By now the rumors had spread. Goddess knew that King Taranis attacking Princess Meredith was juicy enough. But stories have a tendency to grow in the telling. Who knew what the police had been told by now? This case wasn’t just a hot one, it was a potential career killer. Think about it—letting Princess Meredith get killed or having King Taranis injured on your watch. Either way, you were screwed.

“Doctor Sang,” I said.

He turned to me, still frowning angrily. “I don’t care how many policemen back you on this, there are too many people in this room for effective treatment.”

I closed my eyes and let out a breath. Most humans have to do something to conjure magic. I spent most of my life shielding so I didn’t perform magic by accident. Before my hands of power had come to me, just months ago, I spent time trying not to be distracted by passing spirits, small everyday wonders. Now all the practice keeping things out helped me keep things in, because my natural talents—or maybe my genetic heritage—had been kicked up a notch along with everything else.

Rhys said, “Stand back, boys.”

The men moved back, and moved the two police officers with them. They gave the doctor and me a small circle of space. He glanced at them, eyes puzzled. “What’s going on?”

I raised a hand to touch his face, but he grabbed my wrist to keep me from doing it. The problem for him was that I didn’t need to touch him. Him touching me was just fine.

His eyes widened. A look of near terror transfixed his face. He wasn’t looking at me, but somewhere deep inside himself. I was trying to be gentle, to use just enough and no more of the Seelie side of my nature. But fertility magic is sometimes an unpredictable thing, and I was nervous.

Dr. Sang whispered, “Oh my God.”

“Goddess,” I whispered, and leaned in toward him. I drew him away from the beds, away from Hafwen. I never touched him, only drew my arm away. His own grip on my wrist drew him with me.

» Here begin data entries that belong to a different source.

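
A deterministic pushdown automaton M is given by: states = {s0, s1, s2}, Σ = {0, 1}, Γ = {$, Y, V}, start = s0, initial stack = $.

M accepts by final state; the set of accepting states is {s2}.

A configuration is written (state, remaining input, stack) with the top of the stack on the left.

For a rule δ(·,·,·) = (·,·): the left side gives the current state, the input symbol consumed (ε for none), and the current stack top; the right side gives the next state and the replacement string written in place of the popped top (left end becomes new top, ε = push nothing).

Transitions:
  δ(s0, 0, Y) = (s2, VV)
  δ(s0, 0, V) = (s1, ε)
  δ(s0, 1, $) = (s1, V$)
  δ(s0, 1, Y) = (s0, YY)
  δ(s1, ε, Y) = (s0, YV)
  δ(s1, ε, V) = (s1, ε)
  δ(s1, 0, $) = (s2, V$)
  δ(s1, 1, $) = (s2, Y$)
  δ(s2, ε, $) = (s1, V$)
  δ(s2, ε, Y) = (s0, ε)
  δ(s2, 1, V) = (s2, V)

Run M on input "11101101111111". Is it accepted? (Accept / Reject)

Reject

(s0, 11101101111111, $)
  read 1, top $: go to s1, push V$ → (s1, 1101101111111, V$)
  ε-move, top V: go to s1, push ε → (s1, 1101101111111, $)
  read 1, top $: go to s2, push Y$ → (s2, 101101111111, Y$)
  ε-move, top Y: go to s0, push ε → (s0, 101101111111, $)
  read 1, top $: go to s1, push V$ → (s1, 01101111111, V$)
  ε-move, top V: go to s1, push ε → (s1, 01101111111, $)
  read 0, top $: go to s2, push V$ → (s2, 1101111111, V$)
  read 1, top V: go to s2, push V → (s2, 101111111, V$)
  read 1, top V: go to s2, push V → (s2, 01111111, V$)
No transition applies at (s2, 01111111, V$); input not fully consumed.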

I touched his face with my free hand. I hadn’t thought about what lay on that hand. Inside faerie the queen’s ring, as it had come to be called, was magical. In the human world, it was an ancient piece of metal, so old that the metal was soft. The ring was worn into an odd shape from centuries of being on the hand of one woman or another. Andais had admitted that she had taken it from the hand of a Seelie whom she had killed in a duel, a fertility goddess. I think Andais had taken the ring because she hoped it would aid the fertility of her own court, but she was a power of war and destruction. She was carrion crow and raven. The ring was not at its best with her.

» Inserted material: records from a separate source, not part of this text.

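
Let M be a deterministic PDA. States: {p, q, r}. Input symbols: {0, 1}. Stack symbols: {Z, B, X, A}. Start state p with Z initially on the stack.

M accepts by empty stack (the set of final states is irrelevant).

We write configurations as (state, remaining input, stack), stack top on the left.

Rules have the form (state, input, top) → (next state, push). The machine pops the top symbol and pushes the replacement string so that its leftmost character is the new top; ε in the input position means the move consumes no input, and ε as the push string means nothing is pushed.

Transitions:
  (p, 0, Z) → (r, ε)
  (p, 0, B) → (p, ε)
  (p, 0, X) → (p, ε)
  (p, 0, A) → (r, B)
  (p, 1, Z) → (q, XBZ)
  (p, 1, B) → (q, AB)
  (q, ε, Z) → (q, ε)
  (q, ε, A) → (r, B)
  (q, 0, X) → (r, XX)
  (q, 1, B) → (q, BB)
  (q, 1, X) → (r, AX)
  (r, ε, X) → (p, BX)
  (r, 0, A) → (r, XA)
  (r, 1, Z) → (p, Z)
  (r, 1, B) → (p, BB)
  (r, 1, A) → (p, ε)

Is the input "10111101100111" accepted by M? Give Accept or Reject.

Reject

(p, 10111101100111, Z)
  read 1, top Z: go to q, push XBZ → (q, 0111101100111, XBZ)
  read 0, top X: go to r, push XX → (r, 111101100111, XXBZ)
  ε-move, top X: go to p, push BX → (p, 111101100111, BXXBZ)
  read 1, top B: go to q, push AB → (q, 11101100111, ABXXBZ)
  ε-move, top A: go to r, push B → (r, 11101100111, BBXXBZ)
  read 1, top B: go to p, push BB → (p, 1101100111, BBBXXBZ)
  read 1, top B: go to q, push AB → (q, 101100111, ABBBXXBZ)
  ε-move, top A: go to r, push B → (r, 101100111, BBBBXXBZ)
  read 1, top B: go to p, push BB → (p, 01100111, BBBBBXXBZ)
  read 0, top B: go to p, push ε → (p, 1100111, BBBBXXBZ)
  read 1, top B: go to q, push AB → (q, 100111, ABBBBXXBZ)
  ε-move, top A: go to r, push B → (r, 100111, BBBBBXXBZ)
  read 1, top B: go to p, push BB → (p, 00111, BBBBBBXXBZ)
  read 0, top B: go to p, push ε → (p, 0111, BBBBBXXBZ)
  read 0, top B: go to p, push ε → (p, 111, BBBBXXBZ)
  read 1, top B: go to q, push AB → (q, 11, ABBBBXXBZ)
  ε-move, top A: go to r, push B → (r, 11, BBBBBXXBZ)
  read 1, top B: go to p, push BB → (p, 1, BBBBBBXXBZ)
  read 1, top B: go to q, push AB → (q, ε, ABBBBBBXXBZ)
  ε-move, top A: go to r, push B → (r, ε, BBBBBBBXXBZ)
All input consumed; stack is BBBBBBBXXBZ, not empty, and no further ε-move applies.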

She had given it to me to show her favor. To prove that she had indeed chosen her hated niece as a potential heir. But my power was not the battlefield and death.

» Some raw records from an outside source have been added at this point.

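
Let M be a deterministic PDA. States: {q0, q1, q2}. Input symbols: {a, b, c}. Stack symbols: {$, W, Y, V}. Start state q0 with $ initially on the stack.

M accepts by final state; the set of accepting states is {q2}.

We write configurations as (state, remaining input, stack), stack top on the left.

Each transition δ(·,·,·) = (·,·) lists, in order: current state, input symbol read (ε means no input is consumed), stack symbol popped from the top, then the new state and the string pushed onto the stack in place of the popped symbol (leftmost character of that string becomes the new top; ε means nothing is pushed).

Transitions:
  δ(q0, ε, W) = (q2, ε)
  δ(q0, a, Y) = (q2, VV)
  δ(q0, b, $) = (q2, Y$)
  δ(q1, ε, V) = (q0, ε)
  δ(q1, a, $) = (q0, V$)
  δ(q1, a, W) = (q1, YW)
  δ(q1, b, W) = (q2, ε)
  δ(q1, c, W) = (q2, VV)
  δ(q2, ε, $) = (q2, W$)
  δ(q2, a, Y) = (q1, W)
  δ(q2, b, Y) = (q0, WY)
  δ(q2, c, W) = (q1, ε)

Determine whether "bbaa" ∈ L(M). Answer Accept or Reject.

(q0, bbaa, $)
  read b, top $: go to q2, push Y$ → (q2, baa, Y$)
  read b, top Y: go to q0, push WY → (q0, aa, WY$)
  ε-move, top W: go to q2, push ε → (q2, aa, Y$)
  read a, top Y: go to q1, push W → (q1, a, W$)
  read a, top W: go to q1, push YW → (q1, ε, YW$)
All input consumed; state q1 ∉ F and no further ε-move applies.

Reject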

I touched the man’s face with that old metal, and it flared to life. For a second I thought it would tell me if he was fertile the way it could with the men of our court, but that wasn’t what the ring wanted from Dr. Sang.

I saw what he loved. He loved his job. He loved being a doctor. It consumed him. I also saw a woman, delicate, with shoulder-length black hair shining in the sunlight from large windows that looked out on the street. She was surrounded by flowers. She may have worked there. She smiled at a customer, but it was all silent as if the sound didn’t matter. I saw her face brighten, like the sky after rain when the sun breaks through, as she looked up and saw Dr. Sang come through the door. The ring knew that the woman loved him. I saw two yards that bordered each other here in Los Angeles. I saw younger versions of the two of them. They’d grown up together. They’d even dated in high school, but he loved medicine more than any woman.